Sur beaucoup d’aspects, l’histoire coloniale est aujourd’hui inaudible, inassumable, dans un pays qui s’ouvre à peine ce passé traumatique. Cette impossibilité à le faire surgir tient donc probablement à plusieurs facteurs qu’il convient d’analyser. D’une part, le simple travail du temps, ce fameux « travail de deuil » qui s’opère sur une ou deux générations, n’a pas véritablement commencé (2). D’autre part, l’histoire coloniale remet en question de nombreux référents identitaires qui forment l’imaginaire social. C’est leur remise en question qui pose problème, car elle nécessite une (re)fondation, une (re)formulation de ces mêmes référents, et simultanément impose une réécriture de l’histoire pour rendre compatible l’incorporation de la mémoire coloniale à l’imaginaire social. Ce travail oblige aussi à revenir sur le contexte, le pourquoi de la colonisation. Les zoos humains et leur continuum, du moins leur analyse, s’intègre dans cette démarche.
La mémoire de la colonisation – et de phénomènes comme les zoos humains – a aussi des effets directs et bien réels sur l’histoire postcoloniale en France. Ainsi, à l’aube d’un nouveau siècle, la crise économique, la sédentarisation d’une partie des immigrés, la crispation du modèle d’intégration républicain, l’essor de l’ultra-nationalisme (ou de l’intégrisme) et le rejet d’une immigration d’origine africaine (ou maghrébine), dans le contexte d’une histoire coloniale non assumée, favorise l’émergence d’une double image de référence de l’Autre : celle de l' » étranger-type  » – potentiellement assimilable – et celle de l’immigré-type – prolongement de l’image coloniale de l’indigène-type. Cette double représentation de l’Autre vient supplanter l’image du travailleur-immigré des années 70 et s’impose comme référence, implicite ou explicite, dans le débat sur l’immigration. Différent des Français, il diffère aussi des autres populations étrangères (3). L’origine de cette situation actuelle remonte, à notre avis, au tournant du siècle dernier.
En effet, à travers les zoos humains (4) c’est tout le processus de la pénétration d’un racisme populaire (et colonial) dans les sociétés occidentales que nous pouvons suivre. Théorisée au siècle précédent et touchant alors exclusivement le monde scientifique, en moins de 50 ans, la vision d’un monde structuré selon la hiérarchie des races est devenue l’idéologie dominante en Occident. Le vecteur – média dirions-nous aujourd’hui – fut sans conteste, au-delà de la grande presse et de la littérature, cette « rencontre » fabriquée de l’autre.

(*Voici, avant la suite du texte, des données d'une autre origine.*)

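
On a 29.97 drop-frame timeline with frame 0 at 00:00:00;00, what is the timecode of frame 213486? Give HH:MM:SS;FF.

01:58:43;10

Each 10-minute DF block holds 10 × 60 × 30 − 9 × 2 = 17982 frames. 213486 ÷ 17982 → 11 full blocks, remainder 15684.
Within the partial block the first minute is 1800 frames and each further minute 1798, so 8 further minute boundaries passed. Total skipped labels = 18 × 11 + 2 × 8 = 214.
Non-drop label index = 213486 + 214 = 213700; at 30 labels/s that is 01:58:43:10, i.e. DF 01:58:43;10.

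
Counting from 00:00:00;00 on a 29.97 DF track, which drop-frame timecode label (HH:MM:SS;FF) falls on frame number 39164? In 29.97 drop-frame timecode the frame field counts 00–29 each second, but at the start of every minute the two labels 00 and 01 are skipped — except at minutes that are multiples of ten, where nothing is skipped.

00:21:46;22

Ten DF minutes hold 17982 frames, so frame 39164 lies in block 2 (frames 35964–53945) with 3200 frames into that block.
The block's first minute is 1800 frames and the rest 1798 each; 3200 frames reaches minute 1, so 2 × 18 + 1 × 2 = 38 labels have been skipped so far.
Adding those back, label number 39164 + 38 = 39202 at 30 labels/s is 1306 s + 22 f = 0 h 21 min 46 s frame 22, i.e. 00:21:46;22.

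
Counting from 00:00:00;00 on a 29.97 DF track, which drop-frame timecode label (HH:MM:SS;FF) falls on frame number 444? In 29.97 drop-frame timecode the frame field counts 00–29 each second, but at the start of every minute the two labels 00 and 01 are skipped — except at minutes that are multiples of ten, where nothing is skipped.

Ten DF minutes hold 17982 frames, so frame 444 lies in block 0 (frames 0–17981) with 444 frames into that block.
The block's first minute is 1800 frames and the rest 1798 each; 444 frames reaches minute 0, so 0 × 18 + 0 × 2 = 0 labels have been skipped so far.
Adding those back, label number 444 + 0 = 444 at 30 labels/s is 14 s + 24 f = 0 h 0 min 14 s frame 24, i.e. 00:00:14;24.

00:00:14;24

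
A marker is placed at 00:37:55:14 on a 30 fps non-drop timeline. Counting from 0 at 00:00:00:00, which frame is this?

frame 68264

Total seconds to the label: (0 × 3600 + 37 × 60 + 55) = 2275.
Frame index = 2275 × 30 + 14 = 68264.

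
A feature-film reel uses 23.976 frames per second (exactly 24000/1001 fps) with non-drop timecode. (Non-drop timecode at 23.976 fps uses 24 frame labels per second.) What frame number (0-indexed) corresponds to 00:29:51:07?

frame 42991

Total seconds to the label: (0 × 3600 + 29 × 60 + 51) = 1791.
Frame index = 1791 × 24 + 7 = 42991.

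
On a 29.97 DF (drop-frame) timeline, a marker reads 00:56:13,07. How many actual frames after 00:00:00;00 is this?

As if non-drop at 30 labels/s: (0 × 3600 + 56 × 60 + 13) × 30 + 7 = 101197.
Minute boundaries passed: 56; those not divisible by 10: 56 − 5 = 51; dropped labels = 2 × 51 = 102.
Actual frame index = 101197 − 102 = 101095.

101095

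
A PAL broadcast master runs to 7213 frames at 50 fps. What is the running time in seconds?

Running time = 7213 / (50) = 144.26 s.

144.26 seconds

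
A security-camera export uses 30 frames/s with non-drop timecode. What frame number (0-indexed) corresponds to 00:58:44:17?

Total seconds to the label: (0 × 3600 + 58 × 60 + 44) = 3524.
Frame index = 3524 × 30 + 17 = 105737.

frame 105737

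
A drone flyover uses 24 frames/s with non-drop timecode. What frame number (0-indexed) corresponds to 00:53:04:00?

frame 76416

Total seconds to the label: (0 × 3600 + 53 × 60 + 4) = 3184.
Frame index = 3184 × 24 + 0 = 76416.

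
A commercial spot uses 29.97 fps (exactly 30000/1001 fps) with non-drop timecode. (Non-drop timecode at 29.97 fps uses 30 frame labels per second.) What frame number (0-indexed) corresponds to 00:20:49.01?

Total seconds to the label: (0 × 3600 + 20 × 60 + 49) = 1249.
Frame index = 1249 × 30 + 1 = 37471.

frame 37471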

Les zoos humains, symboles incroyables de l’époque coloniale et du passage du XIXe au XXe siècle, ont été totalement refoulés de notre histoire et de notre mémoire collectives. Ils constituent pourtant un fait social majeur, puisque c’est par dizaines de millions que des Français, des Européens ou des Américains sont venus découvrir, pour la première fois, le « sauvage »… dans des zoos ou dans des exhibitions « ethnographiques » et coloniales. Ces exhibitions de l’exotique (futur « indigène ») forment la trame sur laquelle se tisse, pendant près de 60 ans, le passage progressif en Occident d’un racisme « scientifique » vers un racisme colonial et « populaire » qui touchera des millions de « spectateurs » de Paris à Hambourg, de Londres à New York, de Moscou à Barcelone…
Sommes-nous capables de prendre la mesure de ce que révèlent les zoos humains de notre culture, nos mentalités, notre inconscient et notre psychisme collectif ? Ces zoos humains, expositions ethnologiques ou « villages nègres » demeurent des sujets complexes à aborder pour des pays qui mettent en exergue l’égalité de tous les êtres humains, et en tout premier lieu, la France républicaine véhiculant les valeurs de la Révolution française. De fait, ces zoos, où des individus exotiques mêlés à des bêtes sauvages étaient montrés en spectacle derrière des grilles ou des enclos à un public avide de distraction, constituent la preuve la plus évidente du décalage existant entre discours et pratique au temps de l’édification des empires coloniaux.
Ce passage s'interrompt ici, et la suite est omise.